Methods: All requests for measurement of insulin and C-peptide levels were retrospectively reviewed over a 4 years period from 2006 to 2009 from two hospitals. Information regarding the indications for the requisitions, the clinical history and the final diagnosis was retrieved after review of the clinical notes.
Results: Of 52 samples from 21 patients were analysed. 11/21 patients were being investigated for hypoglycaemia (Table 1) and 10 patients were investigated for determining the type of diabetes mellitus.
|Exogenous insulin use||1|
|Insulin autoimmune syndrome (IAS)||1|
|Hypoglycaemia not achieved||5|
|aIncomplete investigation- patient died due to gastric adenocarcinoma.|
|bCa oesophagus+ poor nutrition, renal failure + diabetes.|
ICR was <1 (Mean-0.05) in all cases except in two cases (exogenous insulin administration and insulin autoimmune syndrome (IAS)).

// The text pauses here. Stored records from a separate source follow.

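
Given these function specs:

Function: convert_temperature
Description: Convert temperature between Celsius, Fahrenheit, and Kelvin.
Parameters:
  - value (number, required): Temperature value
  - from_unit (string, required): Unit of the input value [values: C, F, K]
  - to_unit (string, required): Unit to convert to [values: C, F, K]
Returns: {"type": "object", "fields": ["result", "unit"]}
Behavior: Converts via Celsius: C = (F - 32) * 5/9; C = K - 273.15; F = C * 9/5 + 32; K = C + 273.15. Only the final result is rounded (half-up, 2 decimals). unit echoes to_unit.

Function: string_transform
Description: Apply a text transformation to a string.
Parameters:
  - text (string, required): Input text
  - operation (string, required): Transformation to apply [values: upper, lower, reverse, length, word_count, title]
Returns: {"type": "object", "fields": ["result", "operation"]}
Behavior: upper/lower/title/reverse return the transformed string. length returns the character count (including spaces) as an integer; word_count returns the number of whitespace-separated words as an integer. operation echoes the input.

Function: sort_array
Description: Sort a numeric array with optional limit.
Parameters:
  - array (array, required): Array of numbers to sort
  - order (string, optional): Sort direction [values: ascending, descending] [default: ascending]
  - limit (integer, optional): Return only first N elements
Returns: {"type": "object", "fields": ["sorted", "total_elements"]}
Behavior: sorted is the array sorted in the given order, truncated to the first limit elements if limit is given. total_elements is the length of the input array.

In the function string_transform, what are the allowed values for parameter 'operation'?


The string_transform spec declares:
  - operation (string, required): Transformation to apply [values: upper, lower, reverse, length, word_count, title]
Allowed values:
upper, lower, reverse, length, word_count, title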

In the former, insulin was elevated (445 pmol/l) with undetectable C-peptide levels (<94 pmol/l). In the patient with IAS, insulin levels was disproportionately high (17 750 pmol/l) along with corresponding high levels of C-peptide levels (8520 pmol/l) i.e. ICR >1.
Conclusion: When exogenous insulin administration is excluded, the reversal of ICR (normally <1) can be considered as a surrogate marker for causes associated with elevated insulin antibody levels. This may negate the necessity of measuring insulin antibody levels in all cases of endogenous hyperinsulinaemia.